Lübbecke is correct in his generic call for careful analysis; but he doesn’t follow through on his own prescription.

It’s simply a category mistake to attempt to come up with a specific number for the economic impact of polio eradication. It is not as if there is some accurate figure, say $47,253,238,334, which more sophisticated methodology will allow us to pin down. No such number exists, and all the economists in all the business schools can’t reliably find it. A world in which fewer people die of polio is a different world and, I would argue, a better one. The true case for vaccination is a moral one that rests on lives saved and people saved from the ravages of polio, not on a dollar figure of benefit to the economy.
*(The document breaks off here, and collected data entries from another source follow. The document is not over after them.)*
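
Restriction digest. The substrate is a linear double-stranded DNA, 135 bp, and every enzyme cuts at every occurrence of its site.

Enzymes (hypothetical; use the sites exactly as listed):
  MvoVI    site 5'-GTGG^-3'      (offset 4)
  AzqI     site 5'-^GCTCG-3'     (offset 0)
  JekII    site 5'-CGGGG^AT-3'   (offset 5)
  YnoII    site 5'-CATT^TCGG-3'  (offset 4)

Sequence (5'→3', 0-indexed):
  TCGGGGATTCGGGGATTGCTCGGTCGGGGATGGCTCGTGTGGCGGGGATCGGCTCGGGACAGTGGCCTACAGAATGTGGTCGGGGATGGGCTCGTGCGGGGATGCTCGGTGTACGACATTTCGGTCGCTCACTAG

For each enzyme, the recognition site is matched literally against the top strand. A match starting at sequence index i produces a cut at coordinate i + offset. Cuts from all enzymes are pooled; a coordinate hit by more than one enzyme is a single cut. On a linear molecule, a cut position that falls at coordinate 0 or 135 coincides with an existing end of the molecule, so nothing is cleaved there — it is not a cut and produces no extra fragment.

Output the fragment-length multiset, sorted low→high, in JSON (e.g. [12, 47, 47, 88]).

[2,3,3,4,4,5,6,6,8,10,12,12,14,14,15,17]

Per-enzyme occurrences:
  MvoVI (GTGG, off=4): starts [38, 61, 75] → cuts [42, 65, 79]
  AzqI (GCTCG, off=0): starts [17, 32, 51, 89, 103] → cuts [17, 32, 51, 89, 103]
  JekII (CGGGGAT, off=5): starts [1, 9, 24, 42, 80, 96] → cuts [6, 14, 29, 47, 85, 101]
  YnoII (CATTTCGG, off=4): starts [116] → cuts [120]

Pooled cuts: [6, 14, 17, 29, 32, 42, 47, 51, 65, 79, 85, 89, 101, 103, 120]

Fragments:
  [0,6): 6 bp
  [6,14): 8 bp
  [14,17): 3 bp
  [17,29): 12 bp
  [29,32): 3 bp
  [32,42): 10 bp
  [42,47): 5 bp
  [47,51): 4 bp
  [51,65): 14 bp
  [65,79): 14 bp
  [79,85): 6 bp
  [85,89): 4 bp
  [89,101): 12 bp
  [101,103): 2 bp
  [103,120): 17 bp
  [120,135): 15 bp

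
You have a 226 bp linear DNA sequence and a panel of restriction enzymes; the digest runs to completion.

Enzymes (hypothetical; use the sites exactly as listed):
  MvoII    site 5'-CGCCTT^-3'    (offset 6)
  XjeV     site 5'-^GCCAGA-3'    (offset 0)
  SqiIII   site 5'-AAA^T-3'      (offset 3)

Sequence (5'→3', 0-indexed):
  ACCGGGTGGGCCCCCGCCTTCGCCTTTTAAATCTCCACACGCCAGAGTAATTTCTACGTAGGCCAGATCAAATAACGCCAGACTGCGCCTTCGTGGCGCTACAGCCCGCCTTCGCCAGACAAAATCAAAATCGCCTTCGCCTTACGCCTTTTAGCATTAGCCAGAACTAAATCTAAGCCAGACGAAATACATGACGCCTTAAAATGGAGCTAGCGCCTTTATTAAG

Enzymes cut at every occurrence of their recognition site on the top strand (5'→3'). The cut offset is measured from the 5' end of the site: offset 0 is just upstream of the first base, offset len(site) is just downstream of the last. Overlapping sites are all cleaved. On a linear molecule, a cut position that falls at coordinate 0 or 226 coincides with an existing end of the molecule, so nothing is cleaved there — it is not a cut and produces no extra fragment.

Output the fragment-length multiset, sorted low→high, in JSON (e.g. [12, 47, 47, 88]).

Scan for sites:
  MvoII CGCCTT/6: at [14, 20, 85, 106, 131, 137, 144, 194, 213] ⇒ [20, 26, 91, 112, 137, 143, 150, 200, 219]
  XjeV GCCAGA/0: at [40, 61, 76, 113, 159, 176] ⇒ [40, 61, 76, 113, 159, 176]
  SqiIII AAAT/3: at [28, 69, 121, 127, 168, 184, 201] ⇒ [31, 72, 124, 130, 171, 187, 204]

Pooled cuts: [20, 26, 31, 40, 61, 72, 76, 91, 112, 113, 124, 130, 137, 143, 150, 159, 171, 176, 187, 200, 204, 219]

Fragment lengths:
  [0,20): 20 bp
  [20,26): 6 bp
  [26,31): 5 bp
  [31,40): 9 bp
  [40,61): 21 bp
  [61,72): 11 bp
  [72,76): 4 bp
  [76,91): 15 bp
  [91,112): 21 bp
  [112,113): 1 bp
  [113,124): 11 bp
  [124,130): 6 bp
  [130,137): 7 bp
  [137,143): 6 bp
  [143,150): 7 bp
  [150,159): 9 bp
  [159,171): 12 bp
  [171,176): 5 bp
  [176,187): 11 bp
  [187,200): 13 bp
  [200,204): 4 bp
  [204,219): 15 bp
  [219,226): 7 bp

[1,4,4,5,5,6,6,6,7,7,7,9,9,11,11,11,12,13,15,15,20,21,21]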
However, the polio example isn’t as laughable as Lübbecke’s other example purporting to demonstrate the life-saving benefits of big data: a blog post by Edward Kaplan of Yale that discusses a business-school study of the number of “counterterror agents” the US needs. Lübbecke endorses the model that Kaplan uses, in which the “number of counterterror agents drives the rate with which [terrorist] plots are detected.” But Kaplan’s model is ludicrously oversimplified. He doesn’t clearly define who “counterterror agents” are. Do police officers, DEA agents, and bureaucrats with the Department of Homeland Security count? Do customs agents? Do US Marshals?
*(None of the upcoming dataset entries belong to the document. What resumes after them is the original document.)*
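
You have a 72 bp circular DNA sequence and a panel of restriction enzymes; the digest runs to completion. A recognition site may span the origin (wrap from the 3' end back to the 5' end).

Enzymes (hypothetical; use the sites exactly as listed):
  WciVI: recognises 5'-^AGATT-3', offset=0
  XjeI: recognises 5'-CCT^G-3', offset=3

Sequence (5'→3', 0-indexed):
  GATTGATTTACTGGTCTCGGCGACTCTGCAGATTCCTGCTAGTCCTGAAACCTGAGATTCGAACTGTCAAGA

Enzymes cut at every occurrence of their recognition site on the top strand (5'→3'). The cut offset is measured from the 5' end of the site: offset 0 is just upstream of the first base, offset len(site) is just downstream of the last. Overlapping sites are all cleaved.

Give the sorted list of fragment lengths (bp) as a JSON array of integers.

[1,7,8,9,17,30]

Site scan:
  WciVI AGATT/0: at [29, 54, 71] ⇒ [29, 54, 71]
  XjeI CCTG/3: at [34, 43, 50] ⇒ [37, 46, 53]

Pooled cuts: [29, 37, 46, 53, 54, 71]

Fragment lengths:
  29→37: 8 bp
  37→46: 9 bp
  46→53: 7 bp
  53→54: 1 bp
  54→71: 17 bp
  71→29 (wrap): 72-71+29 = 30 bp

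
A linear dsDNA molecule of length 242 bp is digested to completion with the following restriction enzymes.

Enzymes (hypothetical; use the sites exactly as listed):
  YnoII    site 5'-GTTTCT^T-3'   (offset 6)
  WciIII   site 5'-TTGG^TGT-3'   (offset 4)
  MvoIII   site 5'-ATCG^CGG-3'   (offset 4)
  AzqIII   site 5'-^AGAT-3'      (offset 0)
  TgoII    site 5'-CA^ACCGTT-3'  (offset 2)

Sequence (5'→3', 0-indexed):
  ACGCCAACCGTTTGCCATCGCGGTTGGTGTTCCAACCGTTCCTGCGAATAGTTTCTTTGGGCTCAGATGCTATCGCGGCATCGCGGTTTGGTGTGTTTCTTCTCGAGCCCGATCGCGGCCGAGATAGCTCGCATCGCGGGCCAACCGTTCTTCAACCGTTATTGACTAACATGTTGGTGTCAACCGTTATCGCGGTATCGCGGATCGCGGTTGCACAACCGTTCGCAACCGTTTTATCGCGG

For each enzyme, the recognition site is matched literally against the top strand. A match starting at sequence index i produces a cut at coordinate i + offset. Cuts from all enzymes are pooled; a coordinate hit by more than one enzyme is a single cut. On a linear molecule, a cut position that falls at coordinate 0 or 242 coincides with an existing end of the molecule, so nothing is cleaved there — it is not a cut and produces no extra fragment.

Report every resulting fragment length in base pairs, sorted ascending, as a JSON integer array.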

Is the probability that a terrorist plot is uncovered really simply a function of the number of agents, as in Kaplan’s model, and not of factors like the agents’ intelligence, legal constraints and technological tools? Kaplan and Lübbecke highlight that though the “model suggests an optimal staffing level of only 2,080 agents,” in 2004 the FBI had 2,398 agents “dedicated to counterterrorism”. (Lübbecke incorrectly states that 2004 is the most recent year for which FBI staffing figures are publicly available, though a quick search finds this Department of Justice report, which gives a number of 3,445 FBI agents “addressing counterterrorism matters” in 2009.) In any case, the juxtaposition of the number Kaplan’s model spits out with the number of FBI counterterrorism agents in 2004 is hardly, as Kaplan characterizes it, “interesting,” let alone of tangible life-saving benefit, as Lübbecke claims.
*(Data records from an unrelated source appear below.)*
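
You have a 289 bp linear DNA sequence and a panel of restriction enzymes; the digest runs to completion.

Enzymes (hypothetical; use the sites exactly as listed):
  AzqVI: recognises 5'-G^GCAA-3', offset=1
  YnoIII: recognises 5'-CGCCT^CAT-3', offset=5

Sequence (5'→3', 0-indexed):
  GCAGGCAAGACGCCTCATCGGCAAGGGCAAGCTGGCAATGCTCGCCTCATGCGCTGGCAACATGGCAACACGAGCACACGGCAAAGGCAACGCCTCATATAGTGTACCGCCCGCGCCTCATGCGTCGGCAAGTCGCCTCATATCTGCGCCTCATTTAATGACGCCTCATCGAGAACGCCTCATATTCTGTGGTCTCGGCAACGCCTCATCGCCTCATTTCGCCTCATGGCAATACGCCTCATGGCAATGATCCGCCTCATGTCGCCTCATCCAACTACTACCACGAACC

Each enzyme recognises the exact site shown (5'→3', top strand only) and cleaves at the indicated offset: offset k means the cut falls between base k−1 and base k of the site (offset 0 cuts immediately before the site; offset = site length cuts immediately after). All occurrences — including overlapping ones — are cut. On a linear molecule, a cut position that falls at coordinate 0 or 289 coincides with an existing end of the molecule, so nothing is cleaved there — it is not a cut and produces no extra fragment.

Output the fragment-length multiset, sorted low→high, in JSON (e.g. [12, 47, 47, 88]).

Site scan:
  AzqVI (GGCAA, off=1): starts [3, 19, 25, 33, 55, 63, 79, 85, 126, 196, 227, 242] → cuts [4, 20, 26, 34, 56, 64, 80, 86, 127, 197, 228, 243]
  YnoIII (CGCCTCAT, off=5): starts [10, 42, 90, 113, 133, 146, 161, 175, 201, 209, 219, 234, 252, 262] → cuts [15, 47, 95, 118, 138, 151, 166, 180, 206, 214, 224, 239, 257, 267]

Pooled cuts: [4, 15, 20, 26, 34, 47, 56, 64, 80, 86, 95, 118, 127, 138, 151, 166, 180, 197, 206, 214, 224, 228, 239, 243, 257, 267]

Fragments:
  [0,4): 4 bp
  [4,15): 11 bp
  [15,20): 5 bp
  [20,26): 6 bp
  [26,34): 8 bp
  [34,47): 13 bp
  [47,56): 9 bp
  [56,64): 8 bp
  [64,80): 16 bp
  [80,86): 6 bp
  [86,95): 9 bp
  [95,118): 23 bp
  [118,127): 9 bp
  [127,138): 11 bp
  [138,151): 13 bp
  [151,166): 15 bp
  [166,180): 14 bp
  [180,197): 17 bp
  [197,206): 9 bp
  [206,214): 8 bp
  [214,224): 10 bp
  [224,228): 4 bp
  [228,239): 11 bp
  [239,243): 4 bp
  [243,257): 14 bp
  [257,267): 10 bp
  [267,289): 22 bp

[4,4,4,5,6,6,8,8,8,9,9,9,9,10,10,11,11,11,13,13,14,14,15,16,17,22,23]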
The paradox at the heart of the argument Lübbecke and other cheerleaders for big data make is that they claim to place great value on evidence as opposed to intuition. But rather than present analytical evidence for the value of “evidence,” they merely assert that it is tremendously useful and expect us to believe them.

Lübbecke’s examples point to the silliness of big data’s claim to epistemic superiority, but they don’t adequately illustrate the damage that can be done by big data evangelists like Davenport. To understand that damage, one must parse the political economy of data creation and analysis, something I began to do in the earlier piece. In short, using data along the lines Davenport advocates imposes costs on society unequally. As my colleague Seeta Gangadharan has written, “There’s a real threat that the negative effects of algorithmic decision-making will disproportionately burden the poorest and most marginalized among us.”

These are not new fights. Steven Shapin, an historian of science, was writing about the 17th century when he remarked, “it is just when the authority of long-established institutions erodes that the solutions to such questions about knowledge come to have special point and urgency…Method, broadly construed, is the preferred remedy for problems of intellectual disorder.” Blind faith in the superiority of “big data” or “well-designed analytics” does not resolve underlying intellectual discord about how society ought to guard itself against terrorism or structure its economy.

Lübbecke and Davenport seek objective certainty where it is not attainable. They do not seriously wrestle with the limitations of data-driven analysis but merely make a fetish of it.